POSTOPERATIVE CONSIDERATIONS
Infection
Postsurgical site infection should be given special attention in the prepectoral reconstruction patient. Without muscle coverage, breakdown of the skin is likely to lead to ADM and implant exposure. Therefore, a patient with a suspected infection should have oral antibiotics administered and be followed closely as an outpatient. Any patient showing signs of an incipent implant exposure requires immediate surgical debridement, excision of threatened skin, implant removal, and intravenous antibiotics. A prior study by the senior author found that in 51 patients (84 breasts), there was a 5% rate of cellulitis and a 2.4% rate of infections requiring a washout during a mean follow-up period of 11.1 ± 5.8 months.7 Furthermore, in the setting of postmastectomy radiation therapy, no difference in explantation rates between prepectoral and submuscular reconstruction patients was found (15.4% vs 19.3%; P = 0.695).6 Postoperative surgical site infection in the context of prior implant placement requires immediate operative management due to the risk of biofilm formation. Biofilms are difficult to eradicate, even with prolonged intravenous antibiotics. Prior studies have shown a roughly 15% infection rate after breast reconstruction with direct-to-implant and 2-stage implant reconstruction. However, no significant differences have been found between the prepectoral and submuscular cohorts.23
CONCLUSIONS
Achieving optimal prepectoral breast reconstruction results depends on numerous strategies in the preoperative, intraoperative, and postoperative settings. Patient selection is key to minimizing potential risks and complications. It is also important to understand that certain oncologic factors will play a significant role in whether to pursue a prepectoral reconstruction. Intraoperatively, assessment of mastectomy flap perfusion by both clinical examination and with perfusion devices, such as ICG laser angiography, is critical for reconstructive success. Implant selection and fat grafting can play an important role in minimizing rippling.
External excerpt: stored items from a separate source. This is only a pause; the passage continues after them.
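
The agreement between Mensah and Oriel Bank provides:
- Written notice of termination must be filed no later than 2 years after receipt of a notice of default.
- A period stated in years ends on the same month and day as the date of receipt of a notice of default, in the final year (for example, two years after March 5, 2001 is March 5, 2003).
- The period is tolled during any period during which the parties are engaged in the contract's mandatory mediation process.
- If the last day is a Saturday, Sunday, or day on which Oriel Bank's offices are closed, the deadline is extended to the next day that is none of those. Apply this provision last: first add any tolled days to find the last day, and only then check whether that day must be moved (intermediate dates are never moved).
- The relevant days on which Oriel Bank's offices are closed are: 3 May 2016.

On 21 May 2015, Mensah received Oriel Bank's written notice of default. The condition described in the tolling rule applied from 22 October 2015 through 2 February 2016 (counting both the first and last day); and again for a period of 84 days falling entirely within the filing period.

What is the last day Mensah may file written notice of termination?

2 years after 21 May 2015 is May 21, 2017.
From October 22, 2015 through February 2, 2016 inclusive is 104 days; tolling adds 104 days: May 21, 2017 + 104 days = September 2, 2017.
Tolling adds 84 days: September 2, 2017 + 84 days = November 25, 2017.
November 25, 2017 is Saturday; November 26, 2017 is Sunday. The next qualifying day is November 27, 2017.

November 27, 2017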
Prepectoral reconstruction offers numerous benefits, including elimination of animation deformity, decreased pain, precise control of breast pocket with ADM, and aesthetic outcomes with high patient satisfaction. Plastic surgeons should critically evaluate patient selection and perioperative surgical techniques to obtain optimal prepectoral breast reconstruction results.
Disclosures
Dr Sbitany is a consultant for Allergan, Inc. He received no compensation or support for this study. The other authors declared no potential conflicts of interest with respect to the research, authorship, and publication of this article.
Funding
This supplement is sponsored by Allergan Aesthetics, an Abbvie Company (Irvine, CA), Mentor Worldwide, LLC (Irvine, CA), and 3M+KCI (St. Paul, MN).